New research from think tank ippr finds that people who use the same amount of energy and live in the same area are paying vastly different amounts for their energy because of the way they pay their bills.
They are calling for regulator Ofgem to clamp down on anti-competitive practices in the energy market.
Those who are on a ‘standard credit account’ (paying for their energy use in arrears) and are very unlikely to switch tariff or supplier, are most likely to be paying over the odds.
With more than 60% of all households having never switched energy supplier and 34% being on standard credit accounts, over five million may be being overcharged.
IPPR tested tariffs for British Gas, EDF, E.ON, Npower, Scottish Power and SSE for three different payment types using a price comparison website for properties in London, Sheffield, Dumfries in Scotland and Aberystwyth in Wales.

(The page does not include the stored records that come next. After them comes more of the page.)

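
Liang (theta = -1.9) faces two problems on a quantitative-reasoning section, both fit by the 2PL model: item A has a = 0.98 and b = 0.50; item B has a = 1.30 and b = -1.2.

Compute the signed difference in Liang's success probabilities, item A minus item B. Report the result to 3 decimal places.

-0.200

P(theta) = 1 / (1 + exp(−a(theta − b)))
P_A = 0.0869
P_B = 0.2870
P_A − P_B = -0.2001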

Across each, Scottish Power was found to consistently offer the greatest differential between their standard and cheapest tariff at over ￡330.

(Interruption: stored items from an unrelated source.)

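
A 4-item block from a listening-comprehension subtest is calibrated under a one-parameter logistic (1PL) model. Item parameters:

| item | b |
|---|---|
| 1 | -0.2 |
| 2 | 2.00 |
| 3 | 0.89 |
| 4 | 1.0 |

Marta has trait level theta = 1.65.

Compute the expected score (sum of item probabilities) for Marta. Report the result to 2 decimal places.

2.62

P(theta) = 1 / (1 + exp(−(theta − b)))
P_1 = 1/(1+e^{-1.8500}) = 0.8641
P_2 = 1/(1+e^{0.3500}) = 0.4134
P_3 = 1/(1+e^{-0.7600}) = 0.6814
P_4 = 1/(1+e^{-0.6500}) = 0.6570
E[score] = 0.8641 + 0.4134 + 0.6814 + 0.6570 = 2.6159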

The difference was greatest in Sheffield at ￡339 and second greatest in London at ￡333.
Npower offered the second largest differential between these tariffs of up to ￡315. E.ON was ￡229.
Whilst British Gas, SSE and EDF all offered much smaller differentials of up to ￡126, ￡100 and ￡86 respectively, as a whole, the difference in the tariffs offered could not be justified solely by the cost of different payment methods.
Those who are vulnerable or on low incomes are overrepresented among the group at risk of being overcharged.
Nick Pearce, IPPR Director, said: “The loss-leading by some suppliers is limiting competition in the energy market by making it harder for small suppliers and new entrants to compete."